Altrimenti, non sarei Andrea.

sabato 13 novembre 2010

La mia vera paura

Oggi, per la prima volta, ho commentato il post di un altro blog.

Seguo i suoi scritti da qualche mese perchè li trovo interessanti, a volte mi immedesimo nei suoi pensieri e nelle sue ansie.

Questa persona ha paura di un cambiamento che, spero per lui, possa verificarsi al più presto.

Ho imparato che cambiare non deve essere motivo di paure: stimola la crescita personale, mi aiuta ad affrontare e superare le difficoltà che mi creo con il pensiero ed anche quelle oggettive.
Io sono sempre più convinto che, inconsciamente, tutti gli uomini abbiano un "codice di sopravvivenza" regolato da geni, che si attivano nel momento in cui stiamo entranto in un'area di turbolenze. Se siamo bravi a farci guidare da questo istinto, usciremo fuori dai problemi e dalle paure, prima o poi. Dobbiamo solo seguire l'istinto di sopravvivenza.

Per quanto mi riguarda, sulla base delle mie esperienze ho scorporato l'oggetto cambiamento in due grossi insiemi: cambiamenti indipendenti e cambiamenti dipendenti dagli altri.

Dei primi, oramai ho pieno controllo e l'ultima esperienza vissuta, cioè il trasferimento da Siena a Genova, è stato il fatto che ha definitivamente sancito la mia totale autonomia decisionale.

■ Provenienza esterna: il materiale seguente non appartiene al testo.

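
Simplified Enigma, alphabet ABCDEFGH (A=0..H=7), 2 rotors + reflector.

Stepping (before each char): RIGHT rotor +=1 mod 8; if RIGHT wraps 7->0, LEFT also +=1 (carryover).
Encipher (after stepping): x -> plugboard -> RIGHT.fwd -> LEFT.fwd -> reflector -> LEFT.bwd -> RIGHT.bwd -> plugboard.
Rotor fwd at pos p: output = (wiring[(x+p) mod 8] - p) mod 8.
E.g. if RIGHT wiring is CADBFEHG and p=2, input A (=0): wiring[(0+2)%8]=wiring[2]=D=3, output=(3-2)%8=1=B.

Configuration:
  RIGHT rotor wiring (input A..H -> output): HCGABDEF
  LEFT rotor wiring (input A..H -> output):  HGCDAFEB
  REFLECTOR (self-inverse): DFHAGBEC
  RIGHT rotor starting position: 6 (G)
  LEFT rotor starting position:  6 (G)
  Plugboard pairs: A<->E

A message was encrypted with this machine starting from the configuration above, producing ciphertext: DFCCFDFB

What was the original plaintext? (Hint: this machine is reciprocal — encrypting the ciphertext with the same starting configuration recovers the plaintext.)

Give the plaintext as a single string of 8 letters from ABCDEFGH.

Answer: EABGBAGH

Derivation:
Char 1 ('D'): step: R->7, L=6; D->plug->D->R->H->L->H->refl->C->L'->G->R'->A->plug->E
Char 2 ('F'): step: R->0, L->7 (L advanced); F->plug->F->R->D->L->D->refl->A->L'->B->R'->E->plug->A
Char 3 ('C'): step: R->1, L=7; C->plug->C->R->H->L->F->refl->B->L'->F->R'->B->plug->B
Char 4 ('C'): step: R->2, L=7; C->plug->C->R->H->L->F->refl->B->L'->F->R'->G->plug->G
Char 5 ('F'): step: R->3, L=7; F->plug->F->R->E->L->E->refl->G->L'->G->R'->B->plug->B
Char 6 ('D'): step: R->4, L=7; D->plug->D->R->B->L->A->refl->D->L'->D->R'->E->plug->A
Char 7 ('F'): step: R->5, L=7; F->plug->F->R->B->L->A->refl->D->L'->D->R'->G->plug->G
Char 8 ('B'): step: R->6, L=7; B->plug->B->R->H->L->F->refl->B->L'->F->R'->H->plug->H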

Delle seconde, invece, purtroppo ho ancora molto da imparare e da gestire.
Questo tipo di cambiamenti li desidero ma non riesco a realizzarli.
La mia più grande paura è quella di rischiare quando in mezzo ci si trovano persone che ruotano attorno al motivo del cambiamento desiderato.
La paura più grande riguarda il rischio nel dichiararsi alla persona verso cui si prova interesse: è enorme, ed è tale da generarmi un'infinità di paure e di bloccarmi totalmente.

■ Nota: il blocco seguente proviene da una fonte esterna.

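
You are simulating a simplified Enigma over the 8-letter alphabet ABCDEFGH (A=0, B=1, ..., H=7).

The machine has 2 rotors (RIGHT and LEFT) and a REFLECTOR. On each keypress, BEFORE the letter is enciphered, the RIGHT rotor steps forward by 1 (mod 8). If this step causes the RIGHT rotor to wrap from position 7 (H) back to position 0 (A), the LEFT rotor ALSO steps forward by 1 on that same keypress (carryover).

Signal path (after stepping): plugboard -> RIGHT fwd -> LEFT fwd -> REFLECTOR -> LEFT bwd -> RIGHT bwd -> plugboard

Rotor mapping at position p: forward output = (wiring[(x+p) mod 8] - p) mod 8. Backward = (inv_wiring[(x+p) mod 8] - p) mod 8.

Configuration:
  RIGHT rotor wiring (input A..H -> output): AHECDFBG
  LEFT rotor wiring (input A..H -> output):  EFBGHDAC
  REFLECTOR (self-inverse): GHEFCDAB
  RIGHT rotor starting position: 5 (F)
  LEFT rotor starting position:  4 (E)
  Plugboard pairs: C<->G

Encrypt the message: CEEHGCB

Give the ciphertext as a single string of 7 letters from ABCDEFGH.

Answer: DFHCABD

Derivation:
Char 1 ('C'): step: R->6, L=4; C->plug->G->R->F->L->B->refl->H->L'->B->R'->D->plug->D
Char 2 ('E'): step: R->7, L=4; E->plug->E->R->D->L->G->refl->A->L'->E->R'->F->plug->F
Char 3 ('E'): step: R->0, L->5 (L advanced); E->plug->E->R->D->L->H->refl->B->L'->G->R'->H->plug->H
Char 4 ('H'): step: R->1, L=5; H->plug->H->R->H->L->C->refl->E->L'->F->R'->G->plug->C
Char 5 ('G'): step: R->2, L=5; G->plug->C->R->B->L->D->refl->F->L'->C->R'->A->plug->A
Char 6 ('C'): step: R->3, L=5; C->plug->G->R->E->L->A->refl->G->L'->A->R'->B->plug->B
Char 7 ('B'): step: R->4, L=5; B->plug->B->R->B->L->D->refl->F->L'->C->R'->D->plug->D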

Dicevo a Enzo: la novità è sempre un grosso stimolo per affrontare il cambiamento; il cambiamento aiuta a scoprire meglio chi siamo, perchè ci mostra aspetti a cui prima di questo momento magari non avevamo mai minimamente pensato; affronta il cambiamento senza grilli per la testa e goditi momento per momento tutte la novità che si presenteranno, lasciandoti trasportare dall'istinto.

Spero quanto prima di realizzare quel cambiamento che sto ricercando da molto tempo.
Vorrei che i due insiemi convergano in un unico grande contenitore per sentirmi pienamente soddisfatto.